De imágenes, sonidos y canciones
Como siempre se dice, lo que importa es el viaje y no tanto el destino. Dicho en términos cinematográficos, no importa tanto la conclusión como la forma en la que se llega a ella. Uno sabe, cuando explotan los conflictos en La familia Bélier, cómo terminarán más o menos las cosas, siendo esta una película amable como es, con su cuota razonable de comedia y drama balanceándose sin aspavientos. El film de Eric Lartigau aborda la historia de una joven que vive con sus padres y hermano sordos en un pueblito francés, como otra forma posible de hablar -nuevamente- de la adolescencia, de los vínculos familiares y de la necesaria posibilidad de volar y romper lazos para crecer. Lo hace con simpleza, amabilidad y -sí- algunas redundancias, pero sin abandonar la honorabilidad que es al fin de cuentas lo que uno termina rescatando de historias trilladas como esta.

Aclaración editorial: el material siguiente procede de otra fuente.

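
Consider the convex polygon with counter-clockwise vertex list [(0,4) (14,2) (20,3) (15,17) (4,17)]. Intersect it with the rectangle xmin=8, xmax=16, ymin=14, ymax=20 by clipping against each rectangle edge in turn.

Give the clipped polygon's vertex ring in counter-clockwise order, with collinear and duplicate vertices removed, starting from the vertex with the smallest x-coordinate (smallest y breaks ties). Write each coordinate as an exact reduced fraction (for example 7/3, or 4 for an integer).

Clipped polygon: [(8,14) (16,14) (16,71/5) (15,17) (8,17)]

1. After x ≥ 8: [(8,20/7) (14,2) (20,3) (15,17) (8,17)]
2. After x ≤ 16: [(8,20/7) (14,2) (16,7/3) (16,71/5) (15,17) (8,17)]
3. After y ≥ 14: [(8,14) (16,14) (16,71/5) (15,17) (8,17)]
4. After y ≤ 20: [(8,14) (16,14) (16,71/5) (15,17) (8,17)]
5. Canonical ring: [(8,14) (16,14) (16,71/5) (15,17) (8,17)]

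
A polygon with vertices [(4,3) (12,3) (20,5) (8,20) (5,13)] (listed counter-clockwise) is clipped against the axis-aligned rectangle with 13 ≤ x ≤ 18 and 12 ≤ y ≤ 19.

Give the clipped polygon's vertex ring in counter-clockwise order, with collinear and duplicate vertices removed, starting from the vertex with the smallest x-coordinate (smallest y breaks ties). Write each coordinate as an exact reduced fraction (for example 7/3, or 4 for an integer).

1. After x ≥ 13: [(13,13/4) (20,5) (13,55/4)]
2. After x ≤ 18: [(13,13/4) (18,9/2) (18,15/2) (13,55/4)]
3. After y ≥ 12: [(13,12) (72/5,12) (13,55/4)]
4. After y ≤ 19: [(13,12) (72/5,12) (13,55/4)]
5. Canonical ring: [(13,12) (72/5,12) (13,55/4)]

Clipped polygon: [(13,12) (72/5,12) (13,55/4)]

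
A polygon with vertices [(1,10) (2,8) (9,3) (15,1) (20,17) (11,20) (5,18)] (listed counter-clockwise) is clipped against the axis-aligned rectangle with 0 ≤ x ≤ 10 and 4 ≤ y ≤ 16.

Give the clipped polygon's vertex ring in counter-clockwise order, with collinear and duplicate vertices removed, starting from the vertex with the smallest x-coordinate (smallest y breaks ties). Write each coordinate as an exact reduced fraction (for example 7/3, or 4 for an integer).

Clipped polygon: [(1,10) (2,8) (38/5,4) (10,4) (10,16) (4,16)]

1. After x ≥ 0: [(1,10) (2,8) (9,3) (15,1) (20,17) (11,20) (5,18)]
2. After x ≤ 10: [(1,10) (2,8) (9,3) (10,8/3) (10,59/3) (5,18)]
3. After y ≥ 4: [(1,10) (2,8) (38/5,4) (10,4) (10,59/3) (5,18)]
4. After y ≤ 16: [(4,16) (1,10) (2,8) (38/5,4) (10,4) (10,16)]
5. Canonical ring: [(1,10) (2,8) (38/5,4) (10,4) (10,16) (4,16)]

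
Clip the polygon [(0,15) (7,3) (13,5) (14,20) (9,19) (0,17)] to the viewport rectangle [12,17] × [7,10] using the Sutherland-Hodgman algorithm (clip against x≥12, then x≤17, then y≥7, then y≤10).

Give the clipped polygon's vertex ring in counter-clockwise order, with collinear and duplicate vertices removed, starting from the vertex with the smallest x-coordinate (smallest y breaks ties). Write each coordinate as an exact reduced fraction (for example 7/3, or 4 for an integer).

Clipped polygon: [(12,7) (197/15,7) (40/3,10) (12,10)]

1. After x ≥ 12: [(12,14/3) (13,5) (14,20) (12,98/5)]
2. After x ≤ 17: [(12,14/3) (13,5) (14,20) (12,98/5)]
3. After y ≥ 7: [(12,7) (197/15,7) (14,20) (12,98/5)]
4. After y ≤ 10: [(12,10) (12,7) (197/15,7) (40/3,10)]
5. Canonical ring: [(12,7) (197/15,7) (40/3,10) (12,10)]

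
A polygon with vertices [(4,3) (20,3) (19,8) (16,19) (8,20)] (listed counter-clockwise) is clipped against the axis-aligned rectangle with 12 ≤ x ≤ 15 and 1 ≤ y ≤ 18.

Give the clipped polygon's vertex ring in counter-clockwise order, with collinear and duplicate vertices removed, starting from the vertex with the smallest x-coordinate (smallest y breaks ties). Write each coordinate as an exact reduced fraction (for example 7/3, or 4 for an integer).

Clipped polygon: [(12,3) (15,3) (15,18) (12,18)]

1. After x ≥ 12: [(12,3) (20,3) (19,8) (16,19) (12,39/2)]
2. After x ≤ 15: [(12,3) (15,3) (15,153/8) (12,39/2)]
3. After y ≥ 1: [(12,3) (15,3) (15,153/8) (12,39/2)]
4. After y ≤ 18: [(12,18) (12,3) (15,3) (15,18)]
5. Canonical ring: [(12,3) (15,3) (15,18) (12,18)]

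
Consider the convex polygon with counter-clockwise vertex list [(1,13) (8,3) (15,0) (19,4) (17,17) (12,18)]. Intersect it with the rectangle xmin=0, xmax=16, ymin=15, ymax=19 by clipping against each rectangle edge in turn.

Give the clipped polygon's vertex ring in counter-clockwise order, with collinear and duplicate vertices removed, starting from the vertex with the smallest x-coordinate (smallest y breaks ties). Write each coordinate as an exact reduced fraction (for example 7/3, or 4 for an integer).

1. After x ≥ 0: [(1,13) (8,3) (15,0) (19,4) (17,17) (12,18)]
2. After x ≤ 16: [(1,13) (8,3) (15,0) (16,1) (16,86/5) (12,18)]
3. After y ≥ 15: [(27/5,15) (16,15) (16,86/5) (12,18)]
4. After y ≤ 19: [(27/5,15) (16,15) (16,86/5) (12,18)]
5. Canonical ring: [(27/5,15) (16,15) (16,86/5) (12,18)]

Clipped polygon: [(27/5,15) (16,15) (16,86/5) (12,18)]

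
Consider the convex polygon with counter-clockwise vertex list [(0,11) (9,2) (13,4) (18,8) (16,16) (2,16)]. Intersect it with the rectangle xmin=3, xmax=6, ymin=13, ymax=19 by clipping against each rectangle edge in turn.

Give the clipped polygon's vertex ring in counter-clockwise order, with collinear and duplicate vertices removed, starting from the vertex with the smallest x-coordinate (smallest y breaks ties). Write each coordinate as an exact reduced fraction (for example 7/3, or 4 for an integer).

Clipped polygon: [(3,13) (6,13) (6,16) (3,16)]

1. After x ≥ 3: [(3,8) (9,2) (13,4) (18,8) (16,16) (3,16)]
2. After x ≤ 6: [(3,8) (6,5) (6,16) (3,16)]
3. After y ≥ 13: [(3,13) (6,13) (6,16) (3,16)]
4. After y ≤ 19: [(3,13) (6,13) (6,16) (3,16)]
5. Canonical ring: [(3,13) (6,13) (6,16) (3,16)]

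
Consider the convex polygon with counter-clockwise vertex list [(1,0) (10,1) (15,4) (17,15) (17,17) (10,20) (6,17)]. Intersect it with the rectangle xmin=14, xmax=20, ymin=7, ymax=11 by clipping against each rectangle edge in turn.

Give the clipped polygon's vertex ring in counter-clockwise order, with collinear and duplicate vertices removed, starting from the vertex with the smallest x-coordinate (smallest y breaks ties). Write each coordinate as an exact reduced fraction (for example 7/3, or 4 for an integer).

Clipped polygon: [(14,7) (171/11,7) (179/11,11) (14,11)]

1. After x ≥ 14: [(14,17/5) (15,4) (17,15) (17,17) (14,128/7)]
2. After x ≤ 20: [(14,17/5) (15,4) (17,15) (17,17) (14,128/7)]
3. After y ≥ 7: [(14,7) (171/11,7) (17,15) (17,17) (14,128/7)]
4. After y ≤ 11: [(14,11) (14,7) (171/11,7) (179/11,11)]
5. Canonical ring: [(14,7) (171/11,7) (179/11,11) (14,11)]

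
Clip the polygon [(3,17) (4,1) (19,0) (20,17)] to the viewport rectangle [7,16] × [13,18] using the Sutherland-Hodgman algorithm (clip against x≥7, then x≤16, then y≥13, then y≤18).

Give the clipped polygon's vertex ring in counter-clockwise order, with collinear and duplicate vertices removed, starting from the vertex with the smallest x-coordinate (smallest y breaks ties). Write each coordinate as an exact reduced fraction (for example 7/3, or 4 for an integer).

Clipped polygon: [(7,13) (16,13) (16,17) (7,17)]

1. After x ≥ 7: [(7,17) (7,4/5) (19,0) (20,17)]
2. After x ≤ 16: [(16,17) (7,17) (7,4/5) (16,1/5)]
3. After y ≥ 13: [(16,13) (16,17) (7,17) (7,13)]
4. After y ≤ 18: [(16,13) (16,17) (7,17) (7,13)]
5. Canonical ring: [(7,13) (16,13) (16,17) (7,17)]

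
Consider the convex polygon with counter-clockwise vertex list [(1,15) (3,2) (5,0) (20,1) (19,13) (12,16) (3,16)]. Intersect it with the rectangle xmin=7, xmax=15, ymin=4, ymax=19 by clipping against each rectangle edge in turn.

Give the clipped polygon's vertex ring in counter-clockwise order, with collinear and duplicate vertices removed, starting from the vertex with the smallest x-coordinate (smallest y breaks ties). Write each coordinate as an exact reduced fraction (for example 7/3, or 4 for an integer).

Clipped polygon: [(7,4) (15,4) (15,103/7) (12,16) (7,16)]

1. After x ≥ 7: [(7,2/15) (20,1) (19,13) (12,16) (7,16)]
2. After x ≤ 15: [(7,2/15) (15,2/3) (15,103/7) (12,16) (7,16)]
3. After y ≥ 4: [(7,4) (15,4) (15,103/7) (12,16) (7,16)]
4. After y ≤ 19: [(7,4) (15,4) (15,103/7) (12,16) (7,16)]
5. Canonical ring: [(7,4) (15,4) (15,103/7) (12,16) (7,16)]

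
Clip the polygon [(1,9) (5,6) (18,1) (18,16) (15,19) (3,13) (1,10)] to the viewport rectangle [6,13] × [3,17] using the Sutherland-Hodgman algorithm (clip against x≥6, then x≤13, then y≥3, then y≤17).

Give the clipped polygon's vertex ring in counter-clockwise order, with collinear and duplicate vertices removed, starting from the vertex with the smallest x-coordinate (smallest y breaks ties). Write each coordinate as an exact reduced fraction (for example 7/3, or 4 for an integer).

1. After x ≥ 6: [(6,73/13) (18,1) (18,16) (15,19) (6,29/2)]
2. After x ≤ 13: [(6,73/13) (13,38/13) (13,18) (6,29/2)]
3. After y ≥ 3: [(6,73/13) (64/5,3) (13,3) (13,18) (6,29/2)]
4. After y ≤ 17: [(6,73/13) (64/5,3) (13,3) (13,17) (11,17) (6,29/2)]
5. Canonical ring: [(6,73/13) (64/5,3) (13,3) (13,17) (11,17) (6,29/2)]

Clipped polygon: [(6,73/13) (64/5,3) (13,3) (13,17) (11,17) (6,29/2)]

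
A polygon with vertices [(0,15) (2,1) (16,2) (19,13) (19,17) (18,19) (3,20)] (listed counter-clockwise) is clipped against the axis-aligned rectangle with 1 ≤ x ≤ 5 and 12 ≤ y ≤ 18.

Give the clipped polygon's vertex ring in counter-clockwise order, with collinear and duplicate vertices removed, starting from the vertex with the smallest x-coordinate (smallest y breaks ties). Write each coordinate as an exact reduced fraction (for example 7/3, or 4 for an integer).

Clipped polygon: [(1,12) (5,12) (5,18) (9/5,18) (1,50/3)]

1. After x ≥ 1: [(1,50/3) (1,8) (2,1) (16,2) (19,13) (19,17) (18,19) (3,20)]
2. After x ≤ 5: [(1,50/3) (1,8) (2,1) (5,17/14) (5,298/15) (3,20)]
3. After y ≥ 12: [(1,50/3) (1,12) (5,12) (5,298/15) (3,20)]
4. After y ≤ 18: [(9/5,18) (1,50/3) (1,12) (5,12) (5,18)]
5. Canonical ring: [(1,12) (5,12) (5,18) (9/5,18) (1,50/3)]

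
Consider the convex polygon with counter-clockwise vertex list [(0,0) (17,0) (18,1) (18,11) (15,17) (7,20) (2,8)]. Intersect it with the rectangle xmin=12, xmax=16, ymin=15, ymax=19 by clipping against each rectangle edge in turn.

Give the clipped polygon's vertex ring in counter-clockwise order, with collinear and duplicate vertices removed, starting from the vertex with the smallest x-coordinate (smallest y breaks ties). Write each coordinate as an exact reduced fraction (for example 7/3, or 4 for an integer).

Clipped polygon: [(12,15) (16,15) (15,17) (12,145/8)]

1. After x ≥ 12: [(12,0) (17,0) (18,1) (18,11) (15,17) (12,145/8)]
2. After x ≤ 16: [(12,0) (16,0) (16,15) (15,17) (12,145/8)]
3. After y ≥ 15: [(12,15) (16,15) (16,15) (15,17) (12,145/8)]
4. After y ≤ 19: [(12,15) (16,15) (16,15) (15,17) (12,145/8)]
5. Canonical ring: [(12,15) (16,15) (15,17) (12,145/8)]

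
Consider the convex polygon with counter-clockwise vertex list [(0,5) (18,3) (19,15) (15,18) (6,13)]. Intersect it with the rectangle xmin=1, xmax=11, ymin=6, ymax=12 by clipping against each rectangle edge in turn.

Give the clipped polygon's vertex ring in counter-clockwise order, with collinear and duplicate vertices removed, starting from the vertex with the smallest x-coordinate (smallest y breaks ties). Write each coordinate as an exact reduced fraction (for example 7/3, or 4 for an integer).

Clipped polygon: [(1,6) (11,6) (11,12) (21/4,12) (1,19/3)]

1. After x ≥ 1: [(1,19/3) (1,44/9) (18,3) (19,15) (15,18) (6,13)]
2. After x ≤ 11: [(1,19/3) (1,44/9) (11,34/9) (11,142/9) (6,13)]
3. After y ≥ 6: [(1,19/3) (1,6) (11,6) (11,142/9) (6,13)]
4. After y ≤ 12: [(21/4,12) (1,19/3) (1,6) (11,6) (11,12)]
5. Canonical ring: [(1,6) (11,6) (11,12) (21/4,12) (1,19/3)]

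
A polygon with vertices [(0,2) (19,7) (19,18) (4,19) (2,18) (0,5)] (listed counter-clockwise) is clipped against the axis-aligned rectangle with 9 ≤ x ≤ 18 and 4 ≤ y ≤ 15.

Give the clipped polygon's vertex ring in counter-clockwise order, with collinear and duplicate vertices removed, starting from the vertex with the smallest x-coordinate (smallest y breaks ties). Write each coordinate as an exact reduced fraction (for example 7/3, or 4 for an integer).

1. After x ≥ 9: [(9,83/19) (19,7) (19,18) (9,56/3)]
2. After x ≤ 18: [(9,83/19) (18,128/19) (18,271/15) (9,56/3)]
3. After y ≥ 4: [(9,83/19) (18,128/19) (18,271/15) (9,56/3)]
4. After y ≤ 15: [(9,15) (9,83/19) (18,128/19) (18,15)]
5. Canonical ring: [(9,83/19) (18,128/19) (18,15) (9,15)]

Clipped polygon: [(9,83/19) (18,128/19) (18,15) (9,15)]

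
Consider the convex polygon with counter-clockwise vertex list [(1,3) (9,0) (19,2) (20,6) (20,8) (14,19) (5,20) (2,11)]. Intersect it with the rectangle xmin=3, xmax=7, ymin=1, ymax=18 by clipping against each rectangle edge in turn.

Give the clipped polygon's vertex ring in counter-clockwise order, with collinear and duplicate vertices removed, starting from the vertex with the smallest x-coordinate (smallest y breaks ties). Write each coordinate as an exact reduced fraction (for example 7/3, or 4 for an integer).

1. After x ≥ 3: [(3,9/4) (9,0) (19,2) (20,6) (20,8) (14,19) (5,20) (3,14)]
2. After x ≤ 7: [(3,9/4) (7,3/4) (7,178/9) (5,20) (3,14)]
3. After y ≥ 1: [(3,9/4) (19/3,1) (7,1) (7,178/9) (5,20) (3,14)]
4. After y ≤ 18: [(3,9/4) (19/3,1) (7,1) (7,18) (13/3,18) (3,14)]
5. Canonical ring: [(3,9/4) (19/3,1) (7,1) (7,18) (13/3,18) (3,14)]

Clipped polygon: [(3,9/4) (19/3,1) (7,1) (7,18) (13/3,18) (3,14)]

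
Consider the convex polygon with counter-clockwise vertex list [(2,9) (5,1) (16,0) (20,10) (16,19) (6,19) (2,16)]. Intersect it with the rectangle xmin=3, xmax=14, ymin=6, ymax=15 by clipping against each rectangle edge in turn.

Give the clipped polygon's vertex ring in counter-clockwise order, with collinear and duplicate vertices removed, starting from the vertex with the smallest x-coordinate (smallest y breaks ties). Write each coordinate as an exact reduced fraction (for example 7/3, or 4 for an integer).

Clipped polygon: [(3,19/3) (25/8,6) (14,6) (14,15) (3,15)]

1. After x ≥ 3: [(3,19/3) (5,1) (16,0) (20,10) (16,19) (6,19) (3,67/4)]
2. After x ≤ 14: [(3,19/3) (5,1) (14,2/11) (14,19) (6,19) (3,67/4)]
3. After y ≥ 6: [(3,19/3) (25/8,6) (14,6) (14,19) (6,19) (3,67/4)]
4. After y ≤ 15: [(3,15) (3,19/3) (25/8,6) (14,6) (14,15)]
5. Canonical ring: [(3,19/3) (25/8,6) (14,6) (14,15) (3,15)]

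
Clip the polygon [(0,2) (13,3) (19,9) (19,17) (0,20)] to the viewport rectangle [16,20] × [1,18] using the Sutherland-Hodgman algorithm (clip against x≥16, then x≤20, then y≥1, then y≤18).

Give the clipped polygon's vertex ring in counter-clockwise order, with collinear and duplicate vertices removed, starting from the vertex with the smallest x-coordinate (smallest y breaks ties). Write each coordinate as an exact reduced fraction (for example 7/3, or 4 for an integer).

Clipped polygon: [(16,6) (19,9) (19,17) (16,332/19)]

1. After x ≥ 16: [(16,6) (19,9) (19,17) (16,332/19)]
2. After x ≤ 20: [(16,6) (19,9) (19,17) (16,332/19)]
3. After y ≥ 1: [(16,6) (19,9) (19,17) (16,332/19)]
4. After y ≤ 18: [(16,6) (19,9) (19,17) (16,332/19)]
5. Canonical ring: [(16,6) (19,9) (19,17) (16,332/19)]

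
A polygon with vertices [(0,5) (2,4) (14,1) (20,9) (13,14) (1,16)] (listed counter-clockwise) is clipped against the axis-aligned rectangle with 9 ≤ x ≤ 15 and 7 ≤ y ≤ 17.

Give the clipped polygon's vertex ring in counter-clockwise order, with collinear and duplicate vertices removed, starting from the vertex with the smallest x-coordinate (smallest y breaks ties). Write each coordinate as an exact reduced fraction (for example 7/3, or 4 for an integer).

Clipped polygon: [(9,7) (15,7) (15,88/7) (13,14) (9,44/3)]

1. After x ≥ 9: [(9,9/4) (14,1) (20,9) (13,14) (9,44/3)]
2. After x ≤ 15: [(9,9/4) (14,1) (15,7/3) (15,88/7) (13,14) (9,44/3)]
3. After y ≥ 7: [(9,7) (15,7) (15,88/7) (13,14) (9,44/3)]
4. After y ≤ 17: [(9,7) (15,7) (15,88/7) (13,14) (9,44/3)]
5. Canonical ring: [(9,7) (15,7) (15,88/7) (13,14) (9,44/3)]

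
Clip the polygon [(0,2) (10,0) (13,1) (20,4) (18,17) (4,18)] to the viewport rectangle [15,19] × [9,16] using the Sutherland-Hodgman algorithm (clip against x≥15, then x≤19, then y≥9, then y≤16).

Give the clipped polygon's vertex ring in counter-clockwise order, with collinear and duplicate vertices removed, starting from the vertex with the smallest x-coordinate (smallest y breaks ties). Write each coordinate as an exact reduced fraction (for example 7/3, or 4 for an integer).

Clipped polygon: [(15,9) (19,9) (19,21/2) (236/13,16) (15,16)]

1. After x ≥ 15: [(15,13/7) (20,4) (18,17) (15,241/14)]
2. After x ≤ 19: [(15,13/7) (19,25/7) (19,21/2) (18,17) (15,241/14)]
3. After y ≥ 9: [(15,9) (19,9) (19,21/2) (18,17) (15,241/14)]
4. After y ≤ 16: [(15,16) (15,9) (19,9) (19,21/2) (236/13,16)]
5. Canonical ring: [(15,9) (19,9) (19,21/2) (236/13,16) (15,16)]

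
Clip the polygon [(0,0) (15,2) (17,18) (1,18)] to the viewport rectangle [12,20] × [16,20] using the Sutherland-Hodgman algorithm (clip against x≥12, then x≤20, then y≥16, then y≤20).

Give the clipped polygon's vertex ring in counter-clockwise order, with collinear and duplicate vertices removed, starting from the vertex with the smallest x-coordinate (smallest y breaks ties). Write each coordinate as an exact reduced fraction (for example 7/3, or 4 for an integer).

Clipped polygon: [(12,16) (67/4,16) (17,18) (12,18)]

1. After x ≥ 12: [(12,8/5) (15,2) (17,18) (12,18)]
2. After x ≤ 20: [(12,8/5) (15,2) (17,18) (12,18)]
3. After y ≥ 16: [(12,16) (67/4,16) (17,18) (12,18)]
4. After y ≤ 20: [(12,16) (67/4,16) (17,18) (12,18)]
5. Canonical ring: [(12,16) (67/4,16) (17,18) (12,18)]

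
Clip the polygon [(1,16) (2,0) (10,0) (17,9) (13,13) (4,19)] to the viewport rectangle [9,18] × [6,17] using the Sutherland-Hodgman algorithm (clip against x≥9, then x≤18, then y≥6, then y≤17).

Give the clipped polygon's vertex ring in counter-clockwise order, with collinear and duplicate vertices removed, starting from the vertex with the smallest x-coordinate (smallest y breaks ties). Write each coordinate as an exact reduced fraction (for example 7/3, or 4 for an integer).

Clipped polygon: [(9,6) (44/3,6) (17,9) (13,13) (9,47/3)]

1. After x ≥ 9: [(9,0) (10,0) (17,9) (13,13) (9,47/3)]
2. After x ≤ 18: [(9,0) (10,0) (17,9) (13,13) (9,47/3)]
3. After y ≥ 6: [(9,6) (44/3,6) (17,9) (13,13) (9,47/3)]
4. After y ≤ 17: [(9,6) (44/3,6) (17,9) (13,13) (9,47/3)]
5. Canonical ring: [(9,6) (44/3,6) (17,9) (13,13) (9,47/3)]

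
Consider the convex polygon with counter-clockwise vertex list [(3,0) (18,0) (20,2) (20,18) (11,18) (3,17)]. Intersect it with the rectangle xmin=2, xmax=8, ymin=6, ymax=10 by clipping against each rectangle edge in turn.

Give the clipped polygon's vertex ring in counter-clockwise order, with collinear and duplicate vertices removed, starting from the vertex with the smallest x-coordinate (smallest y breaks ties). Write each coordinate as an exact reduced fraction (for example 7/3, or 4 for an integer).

1. After x ≥ 2: [(3,0) (18,0) (20,2) (20,18) (11,18) (3,17)]
2. After x ≤ 8: [(3,0) (8,0) (8,141/8) (3,17)]
3. After y ≥ 6: [(3,6) (8,6) (8,141/8) (3,17)]
4. After y ≤ 10: [(3,10) (3,6) (8,6) (8,10)]
5. Canonical ring: [(3,6) (8,6) (8,10) (3,10)]

Clipped polygon: [(3,6) (8,6) (8,10) (3,10)]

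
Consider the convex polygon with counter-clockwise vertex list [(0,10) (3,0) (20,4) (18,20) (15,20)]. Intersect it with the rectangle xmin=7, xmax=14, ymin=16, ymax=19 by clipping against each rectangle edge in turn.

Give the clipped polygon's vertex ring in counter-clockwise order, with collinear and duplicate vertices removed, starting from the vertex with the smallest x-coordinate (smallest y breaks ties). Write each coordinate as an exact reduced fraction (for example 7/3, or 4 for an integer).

Clipped polygon: [(9,16) (14,16) (14,19) (27/2,19)]

1. After x ≥ 7: [(7,44/3) (7,16/17) (20,4) (18,20) (15,20)]
2. After x ≤ 14: [(14,58/3) (7,44/3) (7,16/17) (14,44/17)]
3. After y ≥ 16: [(14,16) (14,58/3) (9,16)]
4. After y ≤ 19: [(14,16) (14,19) (27/2,19) (9,16)]
5. Canonical ring: [(9,16) (14,16) (14,19) (27/2,19)]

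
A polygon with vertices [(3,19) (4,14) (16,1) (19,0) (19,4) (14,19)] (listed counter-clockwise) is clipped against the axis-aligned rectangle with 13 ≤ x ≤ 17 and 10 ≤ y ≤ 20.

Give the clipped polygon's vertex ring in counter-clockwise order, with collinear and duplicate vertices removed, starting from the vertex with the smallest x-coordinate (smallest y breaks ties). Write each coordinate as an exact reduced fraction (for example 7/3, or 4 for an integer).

1. After x ≥ 13: [(13,19) (13,17/4) (16,1) (19,0) (19,4) (14,19)]
2. After x ≤ 17: [(13,19) (13,17/4) (16,1) (17,2/3) (17,10) (14,19)]
3. After y ≥ 10: [(13,19) (13,10) (17,10) (17,10) (14,19)]
4. After y ≤ 20: [(13,19) (13,10) (17,10) (17,10) (14,19)]
5. Canonical ring: [(13,10) (17,10) (14,19) (13,19)]

Clipped polygon: [(13,10) (17,10) (14,19) (13,19)]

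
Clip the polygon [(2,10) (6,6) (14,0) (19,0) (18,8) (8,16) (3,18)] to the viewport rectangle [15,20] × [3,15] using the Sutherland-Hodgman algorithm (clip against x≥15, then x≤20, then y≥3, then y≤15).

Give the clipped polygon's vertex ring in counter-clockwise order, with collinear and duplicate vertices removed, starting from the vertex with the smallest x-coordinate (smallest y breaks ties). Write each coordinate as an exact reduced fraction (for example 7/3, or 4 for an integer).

1. After x ≥ 15: [(15,0) (19,0) (18,8) (15,52/5)]
2. After x ≤ 20: [(15,0) (19,0) (18,8) (15,52/5)]
3. After y ≥ 3: [(15,3) (149/8,3) (18,8) (15,52/5)]
4. After y ≤ 15: [(15,3) (149/8,3) (18,8) (15,52/5)]
5. Canonical ring: [(15,3) (149/8,3) (18,8) (15,52/5)]

Clipped polygon: [(15,3) (149/8,3) (18,8) (15,52/5)]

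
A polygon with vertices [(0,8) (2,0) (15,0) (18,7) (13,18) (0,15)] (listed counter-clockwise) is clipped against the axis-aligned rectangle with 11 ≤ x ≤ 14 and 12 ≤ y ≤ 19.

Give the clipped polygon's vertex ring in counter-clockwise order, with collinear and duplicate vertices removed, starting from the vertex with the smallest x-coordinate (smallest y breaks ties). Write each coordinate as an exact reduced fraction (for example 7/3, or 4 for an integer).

1. After x ≥ 11: [(11,0) (15,0) (18,7) (13,18) (11,228/13)]
2. After x ≤ 14: [(11,0) (14,0) (14,79/5) (13,18) (11,228/13)]
3. After y ≥ 12: [(11,12) (14,12) (14,79/5) (13,18) (11,228/13)]
4. After y ≤ 19: [(11,12) (14,12) (14,79/5) (13,18) (11,228/13)]
5. Canonical ring: [(11,12) (14,12) (14,79/5) (13,18) (11,228/13)]

Clipped polygon: [(11,12) (14,12) (14,79/5) (13,18) (11,228/13)]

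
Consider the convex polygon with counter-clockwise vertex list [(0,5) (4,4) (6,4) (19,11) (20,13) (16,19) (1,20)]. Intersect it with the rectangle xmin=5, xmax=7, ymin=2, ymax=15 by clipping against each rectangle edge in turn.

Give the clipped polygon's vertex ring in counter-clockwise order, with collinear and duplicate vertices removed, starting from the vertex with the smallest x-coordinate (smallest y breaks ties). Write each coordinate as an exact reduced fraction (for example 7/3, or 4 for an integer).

Clipped polygon: [(5,4) (6,4) (7,59/13) (7,15) (5,15)]

1. After x ≥ 5: [(5,4) (6,4) (19,11) (20,13) (16,19) (5,296/15)]
2. After x ≤ 7: [(5,4) (6,4) (7,59/13) (7,98/5) (5,296/15)]
3. After y ≥ 2: [(5,4) (6,4) (7,59/13) (7,98/5) (5,296/15)]
4. After y ≤ 15: [(5,15) (5,4) (6,4) (7,59/13) (7,15)]
5. Canonical ring: [(5,4) (6,4) (7,59/13) (7,15) (5,15)]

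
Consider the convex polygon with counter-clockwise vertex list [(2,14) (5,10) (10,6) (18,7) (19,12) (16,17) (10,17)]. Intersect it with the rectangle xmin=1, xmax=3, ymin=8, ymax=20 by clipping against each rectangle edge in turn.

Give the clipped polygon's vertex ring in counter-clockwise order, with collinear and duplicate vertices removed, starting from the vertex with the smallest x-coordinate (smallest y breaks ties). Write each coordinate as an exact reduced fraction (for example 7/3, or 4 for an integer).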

Hay dos elementos fundamentales que son utilizados con criterio por el realizador. En primera instancia esa sordera que sufre la familia y cómo la joven Paula es el nexo entre ellos y el resto del mundo. Luego tenemos la música, el canto como una pasión asordinada que posee la protagonista, y que la terminará vinculando a ella con el resto del mundo y, claro, distanciando de su familia en un juego de espejos que funciona cuando no se subraya demasiado. Lo más jugoso estará en esa conexión que se dará entre la música y el universo de los sordos, sonidos que pueden traducirse en imágenes, imágenes que incorporan otra simbología y tienen su poder más allá de la sonoridad que puedan o no tener, concepto que se define en una secuencia notable durante un performance del coro donde participa Paula. Y en ello ayuda mucho la autoconsciente selección del repertorio de Michel Sardou, canciones tan emotivas como sensibleras, que explicitan el costado manipulador y demagógico de la historia sin demasiados conflictos.
Es verdad que si durante una hora La familia Bélier elude con criterio el costado lacrimógeno, no puede evitar en su última parte recurrir a todos los resortes dramáticos para potenciar su parte más emotiva y alcanzar la lágrima del espectador. Por suerte, y para que todo esto conecte de una forma más fluida, el personaje del profesor de música interpretado por Eric Elmosnino aparece como la reserva moral del film, con su sarcasmo pero también su bonhomía, su calidad y su nivel de exigencia, que de alguna manera unifica las partes tal vez un tanto disociadas que construyen el relato central: potencia su costado más reflexivo sobre el arte como don que se alimenta con trabajo y limita lo emocional haciendo evidente el juego del melodrama.
En sus diversos recovecos, la película de Lartigau transita el drama familiar, la comedia de pueblos, el musical de autosuperación, el subgénero de docentes y alumnos, y el romance entre opuestos. Y si bien no toca todas las cuerdas con acierto y algunas subtramas se pierden, sumando sobreactuaciones como la de Karin Viard que resta muchísimo, la película termina superando sus metas por esa capacidad que tienen los franceses de construir personajes que pueden ser antipáticos (el profesor de música, el padre no deja de ser un conservador recalcitrante que lee a Hollande y le pone Obama a un ternero negro) pero aún así honestos como tales. La famila Bélier es, en todo caso, otra demostración de un cine francés industrial y con intenciones de popularidad, pero que se anima abordar algunos asuntos como el lenguaje, la potencia de las imágenes y la forma de comunicarnos, sin tener que sacudir al espectador constantemente con una bajada de línea exagerada.